In a report published yesterday, inspectors praised BMet for dealing with significant financial challenges, but issues with the consistency of a new curriculum were identified.
The last time the college received a ‘good’ rating was back in February 2011. The college has since received grade three reports in 2015, 2017 and 2018.
“Since the previous inspection, senior leaders and governors have changed the structure and focus of the college significantly,” Ofsted said.
“They have reduced the number of college sites and reformed the curriculum to meet the needs of learners, employers and stakeholders in Birmingham.
“Consequently, leaders and governors have now resolved the college’s long-term structural and financial issues.”
However, inspectors criticised leaders for failing to “ensure that the college’s curriculum is consistently good in all subjects and at all campuses”.
Inspectors called on governors to ensure that BMet’s leaders “identify the weaknesses” in all curriculum areas, including courses for adults and programmes for learners who have high needs.
They added that, while governors have the experience and skills to challenge leaders’ strategy and actions, the governors “accept” that recent structural and financial issues have drawn their focus from the quality of education and reduced their effectiveness in holding leaders to account.
The Ofsted report said the college required improvement in four out of eight assessment areas, including the quality of education, leadership and management, and provision for learners with high needs.
Adult learning programmes, judged ‘good’ in the college’s previous inspection, now also ‘require improvement’.

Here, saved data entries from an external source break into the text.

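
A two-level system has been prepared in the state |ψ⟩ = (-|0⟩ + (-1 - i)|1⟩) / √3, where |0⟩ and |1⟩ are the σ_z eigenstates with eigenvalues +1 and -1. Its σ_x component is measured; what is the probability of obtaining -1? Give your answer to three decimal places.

|-x⟩ = (|0⟩ - |1⟩)/√2, so ⟨-x|ψ⟩ = (i) / (√2·√3).
P = |i|² / 6 = 1/6.

0.167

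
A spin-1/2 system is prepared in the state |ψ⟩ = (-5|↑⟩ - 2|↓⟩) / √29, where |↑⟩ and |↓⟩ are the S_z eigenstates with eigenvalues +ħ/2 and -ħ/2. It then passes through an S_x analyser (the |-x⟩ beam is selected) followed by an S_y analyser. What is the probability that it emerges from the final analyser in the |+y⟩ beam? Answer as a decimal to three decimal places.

0.078

First analyser (S_x): P(|-x⟩) = |⟨-x|ψ⟩|² = 9/58.
After stage 1 the state is |-x⟩; P(|+y⟩) = |⟨+y|-x⟩|² = 1/2.
Joint probability = 9/58 × 1/2 = 0.078.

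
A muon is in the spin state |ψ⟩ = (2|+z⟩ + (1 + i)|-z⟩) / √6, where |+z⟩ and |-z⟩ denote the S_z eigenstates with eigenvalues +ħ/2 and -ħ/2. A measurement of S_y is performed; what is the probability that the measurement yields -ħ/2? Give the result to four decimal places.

0.1667

|-y⟩ = (|+z⟩ - i|-z⟩)/√2, so ⟨-y|ψ⟩ = (1 + i) / (√2·√6).
P = |1 + i|² / 12 = 2/12.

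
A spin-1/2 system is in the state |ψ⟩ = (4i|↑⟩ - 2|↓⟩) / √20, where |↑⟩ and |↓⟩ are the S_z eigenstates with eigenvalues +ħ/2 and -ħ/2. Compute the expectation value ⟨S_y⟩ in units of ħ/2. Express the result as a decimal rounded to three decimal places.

0.800

⟨σ_y⟩ = 2 Im(a* b)/(|a|²+|b|²) with a = 4i, b = -2.
a* b = 8i, so ⟨σ_y⟩ = 16/20.
⟨S_y⟩ = (ħ/2)·⟨σ_y⟩.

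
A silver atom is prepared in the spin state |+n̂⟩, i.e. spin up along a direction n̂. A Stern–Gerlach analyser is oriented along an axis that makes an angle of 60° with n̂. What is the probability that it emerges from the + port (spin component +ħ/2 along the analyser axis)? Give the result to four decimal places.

For spin-½, the probability of finding spin-up along an axis at angle θ to the initial spin direction is cos²(θ/2); spin-down is sin²(θ/2).
θ = 60°, so P = cos²(30°) ≈ 0.7500.

0.7500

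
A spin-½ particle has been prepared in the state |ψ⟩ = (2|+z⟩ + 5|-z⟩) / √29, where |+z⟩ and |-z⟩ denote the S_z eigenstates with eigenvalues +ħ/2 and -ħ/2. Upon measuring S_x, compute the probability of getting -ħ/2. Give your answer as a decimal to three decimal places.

0.155

|-x⟩ = (|+z⟩ - |-z⟩)/√2, so ⟨-x|ψ⟩ = (-3) / (√2·√29).
P = |-3|² / 58 = 9/58.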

Programmes for young people however have improved to ‘good’.
The college had just over 8,700 learners at the time of the inspection, including 4,465 young people, 3,468 adults, 757 apprentices and 88 high-needs students.
BMet entered government intervention in 2015 after significant financial issues were identified. By the end of 2016/17 the college owed almost £14 million in exceptional financial support and racked up debts of £23.4 million.

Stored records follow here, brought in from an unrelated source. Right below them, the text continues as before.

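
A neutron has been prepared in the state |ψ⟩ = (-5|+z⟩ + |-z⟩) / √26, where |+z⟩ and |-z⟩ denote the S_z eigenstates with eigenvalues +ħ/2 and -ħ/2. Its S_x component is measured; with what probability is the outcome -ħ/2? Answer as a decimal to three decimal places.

0.692

|-x⟩ = (|+z⟩ - |-z⟩)/√2, so ⟨-x|ψ⟩ = (-6) / (√2·√26).
P = |-6|² / 52 = 36/52.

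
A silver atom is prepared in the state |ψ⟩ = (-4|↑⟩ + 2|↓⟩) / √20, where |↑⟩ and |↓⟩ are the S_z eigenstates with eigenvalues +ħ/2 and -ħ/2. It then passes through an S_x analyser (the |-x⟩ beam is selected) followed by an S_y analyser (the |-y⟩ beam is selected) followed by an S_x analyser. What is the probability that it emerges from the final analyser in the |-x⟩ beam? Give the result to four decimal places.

First analyser (S_x): P(|-x⟩) = |⟨-x|ψ⟩|² = 36/40.
After stage 1 the state is |-x⟩; P(|-y⟩) = |⟨-y|-x⟩|² = 1/2.
After stage 2 the state is |-y⟩; P(|-x⟩) = |⟨-x|-y⟩|² = 1/2.
Joint probability = 36/40 × 1/2 × 1/2 = 0.2250.

0.2250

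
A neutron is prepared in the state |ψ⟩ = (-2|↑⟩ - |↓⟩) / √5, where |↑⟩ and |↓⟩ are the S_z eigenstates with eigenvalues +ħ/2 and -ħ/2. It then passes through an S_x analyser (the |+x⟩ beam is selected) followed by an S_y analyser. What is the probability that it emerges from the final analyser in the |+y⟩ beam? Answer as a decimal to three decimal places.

0.450

First analyser (S_x): P(|+x⟩) = |⟨+x|ψ⟩|² = 9/10.
After stage 1 the state is |+x⟩; P(|+y⟩) = |⟨+y|+x⟩|² = 1/2.
Joint probability = 9/10 × 1/2 = 0.450.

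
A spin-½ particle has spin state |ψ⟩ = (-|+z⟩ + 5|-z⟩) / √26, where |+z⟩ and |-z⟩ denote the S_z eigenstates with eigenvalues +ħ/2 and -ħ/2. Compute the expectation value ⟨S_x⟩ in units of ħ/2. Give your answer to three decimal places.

⟨σ_x⟩ = 2 Re(a* b)/(|a|²+|b|²) with a = -1, b = 5.
a* b = -5, so ⟨σ_x⟩ = -10/26.
⟨S_x⟩ = (ħ/2)·⟨σ_x⟩.

-0.385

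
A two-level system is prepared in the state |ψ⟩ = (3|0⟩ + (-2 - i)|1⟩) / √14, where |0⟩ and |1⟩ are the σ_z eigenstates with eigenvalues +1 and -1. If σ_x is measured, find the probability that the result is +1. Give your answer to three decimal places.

0.071

|+x⟩ = (|0⟩ + |1⟩)/√2, so ⟨+x|ψ⟩ = (1 - i) / (√2·√14).
P = |1 - i|² / 28 = 2/28.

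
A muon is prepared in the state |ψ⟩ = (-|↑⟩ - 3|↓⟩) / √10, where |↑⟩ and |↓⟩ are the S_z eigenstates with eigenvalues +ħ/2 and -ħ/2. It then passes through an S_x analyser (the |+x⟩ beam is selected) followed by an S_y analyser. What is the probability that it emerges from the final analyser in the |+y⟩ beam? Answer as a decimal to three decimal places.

0.400

First analyser (S_x): P(|+x⟩) = |⟨+x|ψ⟩|² = 16/20.
After stage 1 the state is |+x⟩; P(|+y⟩) = |⟨+y|+x⟩|² = 1/2.
Joint probability = 16/20 × 1/2 = 0.400.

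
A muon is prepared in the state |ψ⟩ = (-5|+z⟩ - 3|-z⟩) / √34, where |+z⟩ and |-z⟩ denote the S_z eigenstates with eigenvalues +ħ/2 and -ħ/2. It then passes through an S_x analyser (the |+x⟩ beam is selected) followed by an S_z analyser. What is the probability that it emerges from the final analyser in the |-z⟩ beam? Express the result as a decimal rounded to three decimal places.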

In 2019 the college controversially closed its Stourbridge campus and then sold it in 2020 for £3.55 million – a figure that was £1.45 million lower than the makeover costs in 2015.

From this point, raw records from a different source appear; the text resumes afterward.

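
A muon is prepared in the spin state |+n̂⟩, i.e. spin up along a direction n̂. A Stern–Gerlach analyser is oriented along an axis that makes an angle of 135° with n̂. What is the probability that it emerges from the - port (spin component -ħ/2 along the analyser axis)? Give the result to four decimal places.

For spin-½, the probability of finding spin-up along an axis at angle θ to the initial spin direction is cos²(θ/2); spin-down is sin²(θ/2).
θ = 135°, so P = sin²(67.5°) ≈ 0.8536.

0.8536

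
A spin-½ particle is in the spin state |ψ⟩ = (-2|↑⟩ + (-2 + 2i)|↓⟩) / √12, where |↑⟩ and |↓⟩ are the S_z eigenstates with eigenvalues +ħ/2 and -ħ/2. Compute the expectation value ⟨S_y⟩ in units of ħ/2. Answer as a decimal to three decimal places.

⟨σ_y⟩ = 2 Im(a* b)/(|a|²+|b|²) with a = -2, b = (-2 + 2i).
a* b = (4 - 4i), so ⟨σ_y⟩ = -8/12.
⟨S_y⟩ = (ħ/2)·⟨σ_y⟩.

-0.667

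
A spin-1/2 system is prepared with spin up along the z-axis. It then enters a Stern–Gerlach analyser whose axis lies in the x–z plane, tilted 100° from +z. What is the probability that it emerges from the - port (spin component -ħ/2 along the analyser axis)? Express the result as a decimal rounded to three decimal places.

0.587

For spin-½, the probability of finding spin-up along an axis at angle θ to the initial spin direction is cos²(θ/2); spin-down is sin²(θ/2).
θ = 100°, so P = sin²(50°) ≈ 0.587.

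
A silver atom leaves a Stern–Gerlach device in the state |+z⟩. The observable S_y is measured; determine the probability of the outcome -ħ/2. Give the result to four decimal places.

In the S_z basis, |+z⟩ = |↑⟩ and |-y⟩ = (|↑⟩ - i|↓⟩)/√2.
|⟨-y|+z⟩|² = 1/2.

0.5000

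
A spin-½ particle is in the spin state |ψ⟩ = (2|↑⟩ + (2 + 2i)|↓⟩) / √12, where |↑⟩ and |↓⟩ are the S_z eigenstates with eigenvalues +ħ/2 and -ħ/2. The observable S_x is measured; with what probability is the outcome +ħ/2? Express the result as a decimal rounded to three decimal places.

0.833

|+x⟩ = (|↑⟩ + |↓⟩)/√2, so ⟨+x|ψ⟩ = (4 + 2i) / (√2·√12).
P = |4 + 2i|² / 24 = 20/24.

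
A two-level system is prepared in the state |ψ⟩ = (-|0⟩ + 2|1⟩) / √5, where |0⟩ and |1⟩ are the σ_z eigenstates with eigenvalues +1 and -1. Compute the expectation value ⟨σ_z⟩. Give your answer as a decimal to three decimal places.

-0.600

⟨σ_z⟩ = |a|² - |b|² divided by |a|²+|b|², with a, b the |0⟩, |1⟩ amplitudes.
= (1 - 4)/5 = -3/5.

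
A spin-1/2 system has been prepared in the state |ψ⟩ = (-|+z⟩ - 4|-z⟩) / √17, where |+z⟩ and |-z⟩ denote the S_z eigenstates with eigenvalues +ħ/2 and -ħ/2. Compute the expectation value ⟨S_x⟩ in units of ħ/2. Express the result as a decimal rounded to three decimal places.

⟨σ_x⟩ = 2 Re(a* b)/(|a|²+|b|²) with a = -1, b = -4.
a* b = 4, so ⟨σ_x⟩ = 8/17.
⟨S_x⟩ = (ħ/2)·⟨σ_x⟩.

0.471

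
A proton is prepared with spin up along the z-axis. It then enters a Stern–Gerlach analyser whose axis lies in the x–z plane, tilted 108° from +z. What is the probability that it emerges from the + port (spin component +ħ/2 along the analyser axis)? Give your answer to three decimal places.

For spin-½, the probability of finding spin-up along an axis at angle θ to the initial spin direction is cos²(θ/2); spin-down is sin²(θ/2).
θ = 108°, so P = cos²(54°) ≈ 0.345.

0.345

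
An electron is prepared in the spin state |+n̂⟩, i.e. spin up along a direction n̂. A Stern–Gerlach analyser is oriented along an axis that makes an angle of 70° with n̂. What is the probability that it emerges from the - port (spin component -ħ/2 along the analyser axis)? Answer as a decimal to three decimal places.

For spin-½, the probability of finding spin-up along an axis at angle θ to the initial spin direction is cos²(θ/2); spin-down is sin²(θ/2).
θ = 70°, so P = sin²(35°) ≈ 0.329.

0.329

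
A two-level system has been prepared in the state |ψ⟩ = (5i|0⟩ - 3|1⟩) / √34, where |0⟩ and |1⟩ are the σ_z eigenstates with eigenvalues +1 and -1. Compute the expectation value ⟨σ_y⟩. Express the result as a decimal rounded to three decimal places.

⟨σ_y⟩ = 2 Im(a* b)/(|a|²+|b|²) with a = 5i, b = -3.
a* b = 15i, so ⟨σ_y⟩ = 30/34.

0.882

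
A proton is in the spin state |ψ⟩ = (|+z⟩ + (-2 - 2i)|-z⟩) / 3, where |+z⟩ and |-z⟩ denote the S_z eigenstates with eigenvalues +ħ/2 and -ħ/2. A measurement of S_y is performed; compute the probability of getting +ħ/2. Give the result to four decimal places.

|+y⟩ = (|+z⟩ + i|-z⟩)/√2, so ⟨+y|ψ⟩ = (-1 + 2i) / (√2·3).
P = |-1 + 2i|² / 18 = 5/18.

0.2778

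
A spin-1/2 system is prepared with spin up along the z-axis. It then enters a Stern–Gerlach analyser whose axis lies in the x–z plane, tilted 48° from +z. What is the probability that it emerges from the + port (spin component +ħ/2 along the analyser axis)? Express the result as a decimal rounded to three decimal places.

For spin-½, the probability of finding spin-up along an axis at angle θ to the initial spin direction is cos²(θ/2); spin-down is sin²(θ/2).
θ = 48°, so P = cos²(24°) ≈ 0.835.

0.835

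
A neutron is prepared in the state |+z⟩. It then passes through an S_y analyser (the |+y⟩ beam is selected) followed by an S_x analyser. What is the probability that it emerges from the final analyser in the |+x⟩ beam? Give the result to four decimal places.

First analyser (S_y): from |+z⟩, P(|+y⟩) = 1/2.
After stage 1 the state is |+y⟩; P(|+x⟩) = |⟨+x|+y⟩|² = 1/2.
Joint probability = 1/2 × 1/2 = 0.2500.

0.2500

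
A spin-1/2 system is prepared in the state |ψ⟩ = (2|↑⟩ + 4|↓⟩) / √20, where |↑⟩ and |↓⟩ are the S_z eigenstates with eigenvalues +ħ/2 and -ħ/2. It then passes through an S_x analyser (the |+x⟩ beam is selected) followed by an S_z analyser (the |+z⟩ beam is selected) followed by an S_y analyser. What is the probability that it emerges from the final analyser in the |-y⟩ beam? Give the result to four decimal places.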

The college’s fortunes seemed to be looking up after it received a highly positive report from the FE Commissioner in 2020 which then skills minister Gillian Keegan said showed “remarkable improvements”.
Pat Carvalho took over as principal of BMet in June 2021. She told FE Week that the Ofsted report did applaud the “focussed work that has taken place over the last two years across BMet.
“[The report] acknowledges the clear improvements in the quality of curriculum – particularly in education programmes for young people,” Carvalho said.
“We were pleased that we were awarded ‘good’ for: behaviour and attitudes of students, personal development, education programmes for young people and for our good apprenticeships delivery.”
Carvalho drew attention to the fact the report said learners and apprentices develop the necessary work-related skills and experience for their future success in education, employment or training.
“There is, though, still work to do and we were disappointed, despite the clear improvements in the quality of curriculum, that the college received an overall ‘requires improvement’ grading,” Carvalho said.
“We will continue to strive to improve and to ensure that our students have a quality experience at BMet and are able to flourish.”